RASC News Agency: Prominent former jihadist leader Abdul Rab Rasul Sayyaf has issued a scathing condemnation of the Taliban’s continued crackdown on women, denouncing the recent arrests of female civilians by the so-called “morality police” as a flagrant violation of Islamic teachings and a disgrace to human dignity. In a strongly worded post shared on Friday, July 18, on his official X (formerly Twitter) account, Sayyaf described the Taliban’s detention of women by unrelated male officers as not only irreligious but utterly devoid of any moral or ethical justification. “Detaining women by non-mahram men, transferring them to prisons guarded by male officials this is not just contrary to the Sharia,” Sayyaf wrote, “but a trampling of Islamic honor, Afghanistani decency, and fundamental human compassion.”
Sayyaf’s remarks come in response to reports that Taliban forces once again raided public areas of Kabul’s Shahr-e-Naw district, violently detaining scores of women without legal justification or due process.
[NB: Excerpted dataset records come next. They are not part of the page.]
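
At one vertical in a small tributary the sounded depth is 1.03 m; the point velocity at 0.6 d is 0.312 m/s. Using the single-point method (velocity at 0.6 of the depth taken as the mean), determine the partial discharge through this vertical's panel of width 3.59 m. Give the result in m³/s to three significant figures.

1.15 m³/s

v̄ = v₀.₆ = 0.312 m/s
q = v̄ × d × w = 0.3120 × 1.03 × 3.59 = 1.154 m³/s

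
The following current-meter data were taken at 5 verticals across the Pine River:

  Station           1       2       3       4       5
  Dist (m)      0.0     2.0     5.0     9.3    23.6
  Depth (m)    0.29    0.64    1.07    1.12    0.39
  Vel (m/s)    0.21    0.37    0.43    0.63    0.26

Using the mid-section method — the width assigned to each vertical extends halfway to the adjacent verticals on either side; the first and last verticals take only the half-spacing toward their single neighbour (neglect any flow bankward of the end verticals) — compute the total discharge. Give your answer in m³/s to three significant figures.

9.62 m³/s

w_1 = (2.0 − 0.0)/2 = 1 m; q_1 = 0.21 × 0.29 × 1 = 0.06090 m³/s
w_2 = (5.0 − 0.0)/2 = 2.5 m; q_2 = 0.37 × 0.64 × 2.5 = 0.5920 m³/s
w_3 = (9.3 − 2.0)/2 = 3.65 m; q_3 = 0.43 × 1.07 × 3.65 = 1.679 m³/s
w_4 = (23.6 − 5.0)/2 = 9.3 m; q_4 = 0.63 × 1.12 × 9.3 = 6.562 m³/s
w_5 = (23.6 − 9.3)/2 = 7.15 m; q_5 = 0.26 × 0.39 × 7.15 = 0.7250 m³/s
Q = Σ qᵢ = 9.619 m³/s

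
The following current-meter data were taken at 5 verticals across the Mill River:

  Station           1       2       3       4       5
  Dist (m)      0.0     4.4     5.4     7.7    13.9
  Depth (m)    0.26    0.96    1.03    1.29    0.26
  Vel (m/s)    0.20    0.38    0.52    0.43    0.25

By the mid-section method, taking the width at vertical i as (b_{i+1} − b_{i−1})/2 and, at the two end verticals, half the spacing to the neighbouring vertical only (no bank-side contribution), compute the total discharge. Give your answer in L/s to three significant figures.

w_1 = (4.4 − 0.0)/2 = 2.2 m; q_1 = 0.20 × 0.26 × 2.2 = 0.1144 m³/s
w_2 = (5.4 − 0.0)/2 = 2.7 m; q_2 = 0.38 × 0.96 × 2.7 = 0.9850 m³/s
w_3 = (7.7 − 4.4)/2 = 1.65 m; q_3 = 0.52 × 1.03 × 1.65 = 0.8837 m³/s
w_4 = (13.9 − 5.4)/2 = 4.25 m; q_4 = 0.43 × 1.29 × 4.25 = 2.357 m³/s
w_5 = (13.9 − 7.7)/2 = 3.1 m; q_5 = 0.25 × 0.26 × 3.1 = 0.2015 m³/s
Q = Σ qᵢ = 4.542 m³/s
= 4.542 × 1000 = 4542 L/s

4540 L/s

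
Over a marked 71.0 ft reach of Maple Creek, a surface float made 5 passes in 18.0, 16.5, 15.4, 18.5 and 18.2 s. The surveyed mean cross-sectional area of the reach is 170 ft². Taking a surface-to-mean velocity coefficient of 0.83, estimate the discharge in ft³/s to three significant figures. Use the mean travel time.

578 ft³/s

t̄ = (18.0 + 16.5 + 15.4 + 18.5 + 18.2) / 5 = 17.32 s
v_surface = L / t̄ = 71.0 / 17.32 = 4.099 ft/s
v_mean = 0.83 × 4.099 = 3.402 ft/s
Q = A × v_mean = 170 × 3.402 = 578.4 ft³/s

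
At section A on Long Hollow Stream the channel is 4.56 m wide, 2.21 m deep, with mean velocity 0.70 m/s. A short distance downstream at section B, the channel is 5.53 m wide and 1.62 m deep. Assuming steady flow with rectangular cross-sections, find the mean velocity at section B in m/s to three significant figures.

Q = A₁V₁ = (4.56×2.21) × 0.70 = 7.054 m³/s
A₂ = 5.53 × 1.62 = 8.959 m²
V₂ = Q/A₂ = 7.054/8.959 = 0.7874 m/s

0.787 m/s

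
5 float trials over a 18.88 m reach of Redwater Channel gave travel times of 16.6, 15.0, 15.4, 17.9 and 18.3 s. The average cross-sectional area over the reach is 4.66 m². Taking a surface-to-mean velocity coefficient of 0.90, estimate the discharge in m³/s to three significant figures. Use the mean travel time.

4.76 m³/s

t̄ = (16.6 + 15.0 + 15.4 + 17.9 + 18.3) / 5 = 16.64 s
v_surface = L / t̄ = 18.88 / 16.64 = 1.135 m/s
v_mean = 0.90 × 1.135 = 1.021 m/s
Q = A × v_mean = 4.66 × 1.021 = 4.759 m³/s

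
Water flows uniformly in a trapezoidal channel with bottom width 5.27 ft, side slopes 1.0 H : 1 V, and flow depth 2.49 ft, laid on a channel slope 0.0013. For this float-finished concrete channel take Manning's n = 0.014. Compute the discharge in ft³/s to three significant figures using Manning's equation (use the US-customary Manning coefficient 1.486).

99.9 ft³/s

A = (b + z·y)·y = (5.27 + 1.0×2.49)×2.49 = 19.32 ft²
P = b + 2y√(1+z²) = 5.27 + 2×2.49×√(1+1.0²) = 12.31 ft
R = A/P = 19.32/12.31 = 1.569 ft
Q = (1.486/n)·A·R^(2/3)·S^(1/2) = (1.486/0.014) × 19.32 × 1.569^(2/3) × 0.0013^(1/2) = 99.86 ft³/s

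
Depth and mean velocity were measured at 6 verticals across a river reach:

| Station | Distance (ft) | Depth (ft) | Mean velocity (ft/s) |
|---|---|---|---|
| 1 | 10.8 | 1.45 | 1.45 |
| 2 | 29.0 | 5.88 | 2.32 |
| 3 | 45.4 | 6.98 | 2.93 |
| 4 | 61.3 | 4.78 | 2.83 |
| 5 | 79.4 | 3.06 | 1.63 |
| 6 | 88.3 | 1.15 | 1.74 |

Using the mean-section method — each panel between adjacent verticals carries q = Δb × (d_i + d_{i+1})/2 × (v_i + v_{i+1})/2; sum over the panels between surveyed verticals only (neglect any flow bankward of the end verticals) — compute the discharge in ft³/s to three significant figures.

Panel 1-2: Δb = 18.2 ft, d̄ = (1.45+5.88)/2 = 3.665, v̄ = (1.45+2.32)/2 = 1.885 → q = 18.2×3.665×1.885 = 125.7 ft³/s
Panel 2-3: Δb = 16.4 ft, d̄ = (5.88+6.98)/2 = 6.43, v̄ = (2.32+2.93)/2 = 2.625 → q = 16.4×6.43×2.625 = 276.8 ft³/s
Panel 3-4: Δb = 15.9 ft, d̄ = (6.98+4.78)/2 = 5.88, v̄ = (2.93+2.83)/2 = 2.88 → q = 15.9×5.88×2.88 = 269.3 ft³/s
Panel 4-5: Δb = 18.1 ft, d̄ = (4.78+3.06)/2 = 3.92, v̄ = (2.83+1.63)/2 = 2.23 → q = 18.1×3.92×2.23 = 158.2 ft³/s
Panel 5-6: Δb = 8.9 ft, d̄ = (3.06+1.15)/2 = 2.105, v̄ = (1.63+1.74)/2 = 1.685 → q = 8.9×2.105×1.685 = 31.57 ft³/s
Q = Σ q = 861.6 ft³/s

862 ft³/s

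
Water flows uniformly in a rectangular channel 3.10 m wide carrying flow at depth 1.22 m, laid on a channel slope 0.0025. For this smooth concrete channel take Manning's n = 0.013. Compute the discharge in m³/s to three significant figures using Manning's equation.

A = b·y = 3.10 × 1.22 = 3.782 m²
P = b + 2y = 3.10 + 2×1.22 = 5.540 m
R = A/P = 3.782/5.540 = 0.6827 m
Q = (1/n)·A·R^(2/3)·S^(1/2) = (1/0.013) × 3.782 × 0.6827^(2/3) × 0.0025^(1/2) = 11.28 m³/s

11.3 m³/s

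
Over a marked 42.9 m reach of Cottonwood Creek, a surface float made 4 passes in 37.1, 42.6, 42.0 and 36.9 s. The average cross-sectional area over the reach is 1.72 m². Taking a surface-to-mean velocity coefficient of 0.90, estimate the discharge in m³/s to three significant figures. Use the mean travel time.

1.67 m³/s

t̄ = (37.1 + 42.6 + 42.0 + 36.9) / 4 = 39.65 s
v_surface = L / t̄ = 42.9 / 39.65 = 1.082 m/s
v_mean = 0.90 × 1.082 = 0.9738 m/s
Q = A × v_mean = 1.72 × 0.9738 = 1.675 m³/s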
Witnesses and local sources confirm that women were forcibly removed from the streets, often under the pretense of enforcing vague and arbitrary “modesty” standards imposed by the Taliban’s so-called Ministry for the Promotion of Virtue and Prevention of Vice. Legal scholars and religious authorities across Afghanistan have increasingly voiced alarm at such actions, arguing that they are bereft of any credible basis in Islamic jurisprudence. Rather, critics argue, these incidents reveal the Taliban’s weaponization of religion to enforce patriarchal domination and suppress women’s presence in public life. Sayyaf did not mince words, warning the Taliban: “Fear God.” This statement was not a pious formality, but a direct and uncompromising warning to those who, in his words, are “destroying religion in the name of religion, and transforming Sharia into an instrument of social and moral terror.”
Sayyaf also pointedly described the Taliban’s misogynistic policies as a grave betrayal of Islam itself. “To commit such injustices against women in the name of Islam,” he said, “is among the greatest acts of treachery against the faith and its sacred law.” His message underscored a growing consensus among Afghanistani religious and civil leaders that the Taliban’s repressive regime is not only illegitimate but actively corrosive to the spiritual and moral fabric of the nation. Multiple local sources have verified that the recent wave of arrests in Kabul is part of a wider campaign of fear and suppression by a regime that has no legal foundation, no electoral legitimacy, and no moral authority. The Taliban, Sayyaf and others argue, are neither protectors of religion nor guardians of Sharia. They are, rather, its abusers oppressors of women, violators of public dignity, and enemies of the basic principles of justice.
In the face of such systemic repression, voices like Sayyaf’s remain critical in reclaiming the narrative of Islam from those who distort it for authoritarian ends. His denunciation reflects a growing call within Afghanistan’s religious community to resist the Taliban’s theocratic authoritarianism and to reassert a vision of Islam grounded in justice, compassion, and respect for human dignity values that the current regime continues to violate with impunity.